OMIM numbers: 604772180902 (RYR2)114251 (CASQ2) 

Dr. rer. nat. Christoph Marschall

Scientific Background

CPVT is a disorder of the structurally sound heart muscle with an autosomal dominant inheritance pattern and an incidence of 1:10,000. The adrenergic-induced arrhythmias manifest at the average age of 8. Bidirectional or polymorphic ventricular tachycardia is typical. Untreated, in 60% of all cases CPVT leads to syncopes before the age of 40 and in 30–50% of cases to sudden cardiac death before the age of 30. The resting ECG appears normal. The earlier syncopes occur, the worse the prognosis. Therapy is based on beta blockers. However, approx. 30% of all patients remain symptomatic and need an implantable cardioverter defibrillator.

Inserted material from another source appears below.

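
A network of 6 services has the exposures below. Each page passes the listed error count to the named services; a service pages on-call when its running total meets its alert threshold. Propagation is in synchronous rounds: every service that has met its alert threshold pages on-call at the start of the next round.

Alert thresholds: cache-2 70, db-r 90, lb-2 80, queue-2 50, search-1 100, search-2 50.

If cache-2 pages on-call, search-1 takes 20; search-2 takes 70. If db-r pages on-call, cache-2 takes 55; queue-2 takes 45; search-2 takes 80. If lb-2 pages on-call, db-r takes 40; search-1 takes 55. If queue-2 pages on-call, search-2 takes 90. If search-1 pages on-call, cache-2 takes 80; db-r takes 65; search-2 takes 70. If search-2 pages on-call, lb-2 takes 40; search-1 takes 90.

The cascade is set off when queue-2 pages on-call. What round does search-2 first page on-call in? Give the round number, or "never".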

Causative mutations in the ryanodine receptor 2 gene (RYR2) can be identified in 40-70% of CPVT patients. The RYR2 gene codes for the cardiac ryanodine receptor which is the most important Ca2+ releasing channel of the sarcoplasmic reticulum (SR). It plays a decisive role in the activation of cardiomyocytes. Mutations in the calsequestrin gene (CASQ2) are rarer. They can be detected in about 3–5% of patients and lead to an autosomal recessive inherited type of CPVT. Mutations in both genes result in a Ca2+ leakage of the SR. Similar to the mutations in the RYR1 gene which are the cause of malignant hyperthermia, the mutations in the RYR2 gene are more often located at the carboxy-terminal end. More than 40% of mutations are detected in the region of codon 4000–5000. A stepwise diagnostic procedure is recommended (Medeiros-Domingo et al. 2009), as mutations associated with CPVT seem to occur especially cumulatively at the highly conserved transmembrane segment (amino acid 4400–4959).